Cent jours et rien n’a bougé en Grèce. Depuis qu’il a accédé au pouvoir, le 25 janvier dernier, le gouvernement d’Alexis Tsipras, l’idylle de la gauche radicale, n’a, malgré quelques effets d’annonce, pas fait avancer le schmilblick hellène. Pire, la péninsule se retrouve même plus isolée qu’avant, entre des créanciers qui s’impatientent légèrement et des partenaires – Etats membres – qui ne savent plus s’ils doivent soutenir ou non leur voisin grec. Un voisin qui tarde à mettre sur pieds un plan de redressement de ses finances, tandis que sa dette est toujours aussi insoutenable – plus de 170 % du PIB.

 

 

Trois mois d’attentisme

C’est pourtant ce que s’était promis de faire Alexis Tsipras en accédant au pouvoir, il y a trois mois. Preuve de la bonne volonté grecque : aussitôt élu, le Premier ministre et son – médiatique – ministre des Finances, Yanis Varoufakis, avaient entamé un succinct tour d’Europe afin de discuter restructuration de dette et aides financières. Celles-ci étant subordonnées à la mise en place de réformes par le gouvernement Tsipras, dont l’Union européenne (UE) – la Banque centrale européenne (BCE) notamment – et le Fonds monétaire international (FMI) ne voient toujours pas la couleur. Courant février, après plusieurs réunions de l’Eurogroupe – rassemblement des ministres des Finances de la zone euro –, un accord est pourtant trouvé sur l’extension du programme de financement de la Grèce ; le 27 mars, la liste de réformes présentées en échange ne convainc guère les argentiers européens. C’est finalement la Commission européenne qui, à la suite d’énièmes tractations, estime que le gouvernement hellène ne fait pas assez d’efforts. Une date buttoir tombe : il a, avec ses créanciers, jusqu’au 11 mai pour finaliser un accord sur le remboursement de la dette du pays, afin de toucher la dernière tranche de prêts de la part de l’UE – 7,2 milliards.

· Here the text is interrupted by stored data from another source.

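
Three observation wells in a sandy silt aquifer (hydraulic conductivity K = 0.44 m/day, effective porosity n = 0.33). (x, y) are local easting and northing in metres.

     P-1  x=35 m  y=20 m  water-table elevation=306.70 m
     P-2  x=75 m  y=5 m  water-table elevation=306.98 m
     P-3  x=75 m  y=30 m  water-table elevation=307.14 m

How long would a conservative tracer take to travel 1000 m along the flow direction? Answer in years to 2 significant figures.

180 years

Taking P-1 as reference: P-2−P-1 = (40, -15, +0.28); P-3−P-1 = (40, 10, +0.44).
Solve a·Δx + b·Δy = Δh: det = 40·10 − 40·(-15) = 1000.
∂h/∂x = [(+0.28)·10 − (+0.44)·(-15)] / 1000 = +0.009400
∂h/∂y = [40·(+0.44) − 40·(+0.28)] / 1000 = +0.006400
|∇h| = √(0.009400² + 0.006400²) = 0.01137
Seepage velocity v = K·i/n = 0.44 × 0.01137 / 0.33 = 0.01516 m/day.
t = 1000 / 0.01516 = 6.596e+04 days = 181 years.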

L’irritation des institutions et de certains Etats membres européens s’explique aisément par l’attentisme dont fait preuve Alexis Tsipras dans le dossier. Certains allèguent volontiers le mandat démocratique qu’il a reçu du peuple grec le 25 janvier dernier ; Syriza devrait ainsi s’occuper en priorité de la revalorisation des salaires plutôt que du remboursement de la dette. Cette question n’est autre que celle des légitimités qui s’affrontent – celle des urnes grecques contre celle des traités européens. Sauf que l’Etat que dirige aujourd’hui la formation radicale de gauche s’est engagé au sein d’une communauté d’Etats avec ses propres règles, qu’il convient d’honorer. « L’objectif n’est pas de faire de l’assistanat permanent, selon Christian Noyer, gouverneur de la Banque de France. Ça n’aurait aucun sens qu’on dise que pendant les vingt ou trente… prochaines années, on va faire un chèque à la Grèce pour payer ses fins de mois », poursuit-il. L’image, volontairement simpliste, a le mérite de la clarté : les Etats membres, dont certains sont moins bien lotis, refusent de payer pour un pays dont les politiques sont, au mieux, inefficaces, au pire, frivoles.

 

 

La Grèce sur le chemin de la privatisation

D’autant que les leviers existent bel et bien en Grèce. Deux secteurs, notamment, sont susceptibles de créer de la valeur – et faire baisser le chômage, qui s’élève aujourd’hui à 26 % – tant ils représentent le cœur d’activité du pays : le tourisme et la construction navale, « les deux principales sources de revenus en Grèce » d’après Anthony Zolotas, directeur général d’Eurofin, groupe de conseil spécialisé en investissements. Ce dernier d’ajouter que les deux secteurs, non seulement, font partie des plus gros employeurs du pays, mais qu’ils pourraient accroitre le niveau d’activité en pourvoyant bien plus de postes qu’actuellement. Une solution vers laquelle pourrait se tourner Alexis Tsipras, qui annonçait dans son programme électoral vouloir créer quelque 300 000 emplois – public, privé et social confondus – tout en augmentant le revenu minimum et en octroyant divers avantages aux salariés. Le Premier ministre aura appris à ses dépens qu’on ne gouverne pas de la même manière que l’on fait campagne ; le recours à la sphère privée semble dès lors inéluctable.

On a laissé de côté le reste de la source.